Diana Horowitz’s landscape paintings are notable not only for her mastery of technique but also for their size. None of her works has a dimension larger than seven inches; all convey a modesty and intimacy rarely seen in galleries.
Horowitz was known for her large paintings of New York cityscapes. But the scale of her work in a new show at the Schoolhouse Gallery in Provincetown reflects a relatively new direction for the artist.
“It feels kind of against the law,” she says.
Horowitz says she learned to paint under artists — mostly men — who “emphasized that bigger is better.” Enrolled in Brooklyn College’s M.F.A. program, she met and studied with Lois Dodd, who has achieved a sort of cult following for her small paintings on pieces of aluminum flashing. “She gave me courage to do these tiny paintings,” says Horowitz.
Other influences have loomed large in Horowitz’s life. Her mother is Brenda Horowitz, a landscape painter who lives and works on the Outer Cape. For years they agreed that Diana wouldn’t show on the Outer Cape — to avoid confusion. But now that they’re both showing in Provincetown, Diana has a tip for telling them apart: “If the paintings are gray and tiny, they’re mine. If they’re big and colorful, they’re my mother’s.”

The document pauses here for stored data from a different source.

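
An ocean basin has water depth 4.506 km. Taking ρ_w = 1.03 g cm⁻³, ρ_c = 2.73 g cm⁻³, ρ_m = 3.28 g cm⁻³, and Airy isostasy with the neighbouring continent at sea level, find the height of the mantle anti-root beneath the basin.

13.9 km

By Archimedes' principle applied to the lithosphere: replacing crust with seawater at the top is compensated by replacing crust with mantle at the base: d (ρ_c − ρ_w) = a (ρ_m − ρ_c).
a = d (ρ_c − ρ_w)/(ρ_m − ρ_c) = 4.506 km × 1.7/0.55 = 13.9 km.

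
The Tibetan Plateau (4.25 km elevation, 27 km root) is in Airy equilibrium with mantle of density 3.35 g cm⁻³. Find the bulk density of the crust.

2.89 g cm⁻³

ρ_c h = (ρ_m − ρ_c) r → ρ_c (h + r) = ρ_m r → ρ_c = ρ_m r / (h + r).
ρ_c = 3.35 × 27 km / (4.25 km + 27 km) = 2.89 g cm⁻³.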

Horowitz grew up in New York City and her family spent summers in Provincetown, where she became acquainted with many of the Outer Cape’s most notable painters — she mentions Salvatore del Deo, Arthur Cohen, Selina Trieff, Bob Henry, Paul Resika, and Helen Miranda Wilson, among others. But the sheer amount of talent associated with the Cape Cod landscape tradition made it difficult for Horowitz to find her own space here.
“There are so many artists who have painted the Cape landscape,” says Horowitz. “Instead of seeing the landscape in a fresh way, I would think, ‘That’s a Paul Resika, or an Arthur Cohen, or something my mother would paint.’ ”
Horowitz describes the Outer Cape as an “archetypal landscape” and one of the three places — along with Italy and lower Manhattan — she feels most connected to. But while the latter two have long figured prominently in her art, the Outer Cape began to find its way into her paintings only about five years ago, the result of spending more time here in the off season.
“I connected to the landscape through seeing it in the winter,” says Horowitz. “I could see it in a new way. The color in winter was really exciting. The tones are very close. That tonality touches me in a way.”
Her fascination with narrow tonal ranges is evident in From St. Mary’s, April, a painting of Provincetown Harbor. In a careful calibration of light and dark, a series of jetties in the foreground gradually become lighter as they move deeper into an atmospheric space toward airy architectural forms in the background. The effect is like a slow diminuendo in a musical composition. The flat plane of the light beige sand and the washed-out blue sky similarly rotate around delicate tension points, but here the contrast is between warm and cool.
Like other paintings in the show, From St. Mary’s was created outside, en plein air. She works quickly, often in her car. (The parking situation is another reason she loves the off season. “Oh my God! It opens up a world of possibility,” she says.) But although it takes only an hour or two to create a painting, her eventual body of exhibited work depends on editing: during a two-week period, she may create 15 paintings, from which she might choose only four or five to exhibit.
Last winter she decided to paint the Pilgrim Monument. Ordinarily it wouldn’t have been a subject that appealed to her. “I would never choose a subject like that for a long-term painting,” she says. “It feels too clichéd.”
But the painting turned out to be a keeper. An economy of mark is part of its charm: a white touch of paint on the water tower in the background captures the cool winter light, and broad strokes of paint describing rocks in the foreground contrast with more delicately rendered rocks in the distance, setting up a nuanced play of scale.
In such works, Horowitz has figured out how to find her own place in the Cape landscape tradition as she contends with the influences that surround her.
“Some of those ghosts you’re happy to embrace,” she says. “But you don’t want too many of them hanging over your paintings.”